The first part, tardy and absent, makes a lot of sense for tracking purposes and is rather easy to do. The "Getting points for not being off in a rolling 90 days" seems far more of a headache than what anyone would really want and does bias against those who get ill at the end of a fiscal year rather than the beginning. It also means consecutive days off are not penalized as much as having them spread out.
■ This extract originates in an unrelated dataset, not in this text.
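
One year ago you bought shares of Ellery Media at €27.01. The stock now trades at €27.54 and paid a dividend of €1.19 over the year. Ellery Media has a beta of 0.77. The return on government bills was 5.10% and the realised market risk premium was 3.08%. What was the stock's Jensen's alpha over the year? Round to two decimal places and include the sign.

-1.10%

Realised HPR = (P1 + D1 − P0) / P0 = (27.54 + 1.19 − 27.01) / 27.01 = 1.72 / 27.01 = 6.3680%
CAPM required = R_f + β·MRP = 5.10% + 0.77 × 3.08% = 7.4716%
α = realised − required = 6.3680% − 7.4716% = -1.10%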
At the moment, I am trying to clarify what the rules for this are and if you will run into issues. Also does the rolling 90 days have any exceptions for periods, such as holiday?
 
Unfortunately that is the policy. I may agree or disagree to it but not in control of it. As far as rolling 90 Days goes, holidays doesn’t effect anything. It’s just 90 days.
 
Galaxiom's post got me thinking...

You will need to write a small piece of code that runs when your app first starts up. What it will 1) Check a configuration record to see if the code has been run for the day yet. If yes, its done. 2) If it hasn't run, update the configuration record to show it has run for today (keeping others from doing the same) then 3) loop through all employees. 4) For each employee, look up their last entry in the attendance table. If it is greater than the number of days the configuration record says for crediting, it 5) adds a record to the attendance table showing "Credit for showing up for work" and adds the amount the configuration records says.

This means your attendance record will need to have your "points" as a decimal and you would use a configuration record to hold "value for tardy, value for late, value for showing up, Days on time, Last Date attendance ran, Period to track" to hold your values for update.

Then when someone is marked tardy it looks to the configuration record to see how many points to add, same with tardy.

When you report, you do a sum query for each employee with a date range of DATE() and DATE() - Period from config record OR user entered.

This way if something changes, unless the management wants you to go back and retroactively apply the rules they simply apply from when they change forward. Means you can have an on time period of 90 days, 30 days, or how ever many they think will matter. Also means you could eventually work out logic for "Month" instead of a fixed number of days.